Испытание на прочность: Прощание с убийцей. Траурное извещение для знати. Выход из игры. Испытание на прочность. | страница 53
Когда мне наложили маску с наркозом, я хотел только одного: чтобы он был первым, кого я увижу, открыв глаза. Никто другой не должен стоять в ногах кровати, никаких объятий, в ногах кровати меня должно ожидать лишь это невозмутимое существо. Над зеркалом умывальника висела табличка: «Не курить», когда я пришел в себя, она покачивалась. Я сказал ему, что табличка качается и у меня от этого кружится голова. Нельзя ли ее снять?
— Это же предписание, — сказал он, подошел к табличке и сделал вид, будто указательным пальцем останавливает качающуюся картонку. — Так хорошо?

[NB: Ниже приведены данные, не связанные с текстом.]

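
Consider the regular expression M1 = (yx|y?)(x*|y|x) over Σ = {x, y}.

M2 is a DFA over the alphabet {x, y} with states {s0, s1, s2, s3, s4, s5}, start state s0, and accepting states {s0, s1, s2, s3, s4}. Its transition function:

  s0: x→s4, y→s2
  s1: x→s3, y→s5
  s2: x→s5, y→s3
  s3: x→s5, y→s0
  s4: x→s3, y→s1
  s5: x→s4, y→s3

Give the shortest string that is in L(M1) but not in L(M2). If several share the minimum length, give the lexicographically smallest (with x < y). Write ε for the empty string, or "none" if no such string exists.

The string yx is accepted by M1 but not by M2.
No shorter string lies in the difference, and yx is the lexicographically first length-2 string in L(M1) \ L(M2).

yx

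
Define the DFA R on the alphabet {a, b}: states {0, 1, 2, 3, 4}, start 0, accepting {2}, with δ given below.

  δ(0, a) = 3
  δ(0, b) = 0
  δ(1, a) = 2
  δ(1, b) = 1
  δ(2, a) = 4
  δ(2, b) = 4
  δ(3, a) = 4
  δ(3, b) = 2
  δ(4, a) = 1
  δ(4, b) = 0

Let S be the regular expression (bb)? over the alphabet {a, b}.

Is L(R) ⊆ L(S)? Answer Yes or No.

The string ab is in L(R) but not in L(S).
So L(R) ⊄ L(S).

No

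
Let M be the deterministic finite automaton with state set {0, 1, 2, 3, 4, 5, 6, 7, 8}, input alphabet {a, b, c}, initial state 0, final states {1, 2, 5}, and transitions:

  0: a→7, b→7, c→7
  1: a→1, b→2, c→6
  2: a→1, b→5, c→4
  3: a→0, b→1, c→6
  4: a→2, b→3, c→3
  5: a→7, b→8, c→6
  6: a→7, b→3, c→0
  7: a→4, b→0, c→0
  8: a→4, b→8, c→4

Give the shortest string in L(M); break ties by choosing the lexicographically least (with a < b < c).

aaa

A breadth-first search from 0 reaches an accepting state first via the path 0 → 7 → 4 → 2 on input aaa.
No string of length < 3 is accepted (BFS exhausts all shorter strings without reaching an accepting state), and aaa is the lexicographically least accepting string of length 3.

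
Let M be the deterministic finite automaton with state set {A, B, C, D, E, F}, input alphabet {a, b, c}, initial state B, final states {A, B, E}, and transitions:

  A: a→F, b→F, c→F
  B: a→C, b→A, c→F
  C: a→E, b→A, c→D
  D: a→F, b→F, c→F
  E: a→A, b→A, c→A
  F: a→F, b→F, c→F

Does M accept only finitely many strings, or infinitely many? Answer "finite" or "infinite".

finite

The useful states (reachable from B and able to reach an accepting state) are {A, B, C, E}.
Restricted to these states the transition graph has no cycle, so every accepting path has bounded length and L is finite.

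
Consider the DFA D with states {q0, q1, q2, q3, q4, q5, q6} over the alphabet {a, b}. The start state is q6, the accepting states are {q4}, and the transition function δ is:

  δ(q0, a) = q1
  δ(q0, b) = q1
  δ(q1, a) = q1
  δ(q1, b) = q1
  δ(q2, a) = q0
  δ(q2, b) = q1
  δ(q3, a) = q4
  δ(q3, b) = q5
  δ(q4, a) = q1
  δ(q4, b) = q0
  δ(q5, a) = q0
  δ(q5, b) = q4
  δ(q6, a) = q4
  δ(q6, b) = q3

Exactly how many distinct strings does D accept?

3

The useful subgraph on states {q3, q4, q5, q6} is acyclic, so L(D) is finite; the longest accepting path visits 4 useful states, giving maximum string length 3.
Counting accepting paths from q6 by length: 1 of length 1, 1 of length 2, 1 of length 3. Total 3.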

Нет. Лучше лежать с закрытыми глазами. Таким я его не знал, в роли беспомощного обманщика, делавшего вид, будто он может остановить картонку, которая раскачивалась в моем воображении. Кажется, когда мне удалось наконец раскрыть глаза, я на него уставился, разинув рот, и даже не почувствовал, что он сидит на краю кровати. Я его узнал, это ребячье страшилище, этого черного человека, который только перерядился, надел отцовский мундир и теперь сидел в позе ангела, положив ногу на ногу, и покачивал сапогом, он обслуживал меня, был ко мне добр. Череп со скрещенными костями на его фуражке я воспринял как доказательство его реальности.
Я сидел в первом классе городской гимназии и время от времени поглядывал на левый ряд парт, где сидел Виткамп. То, что его отец шестью стежками меня зашил, как бы чуточку сближало меня с сыном. Я наблюдал за ним с какой-то раздраженной симпатией, поскольку он был первый, с кем я на этой нашей общей стартовой линии мог себя сравнивать. Широкие плечи и узкие бедра делали его фигуру похожей на треугольник; плохой бегун, не участник наших игр, позднее он первым в классе мог процитировать Ницше: «Человек — мелкий сумасбродный вид животных, но, к счастью, срок его отмерен». Когда я принес отцу свой первый табель, меня удивило, что он им удовлетворился. Отметки были неважные. Но из них он заключил, что я все же буду успевать. Вначале я в классе уставал, на уроках у меня кружилась голова, и я получал линейкой в подколенки за то, что вставал недостаточно быстро, когда меня вызывали. Мне было смешно, что совсем еще недавно я гордился своей вымазанной кровью рукой. Теперь меня били линейкой, я чувствовал себя одиноким и приниженным. Табель мой отец клал на стол, словно это уже его не касалось.
Иногда я видел Виткампа с отцом в городе, они ехали в открытом спортивном автомобиле с кожаными сиденьями, и колеса были необычные — со спицами. Гимназист Виткамп читал по дороге книги или газеты, улица его не интересовала, и он никогда не махал мне. В сорок втором году осень у нас была еще спокойная, сирены выли, но ничего не случалось. При воздушной тревоге мы с портфелями спускались в школьный подвал. В середине декабря отец неожиданно получил командировочное предписание.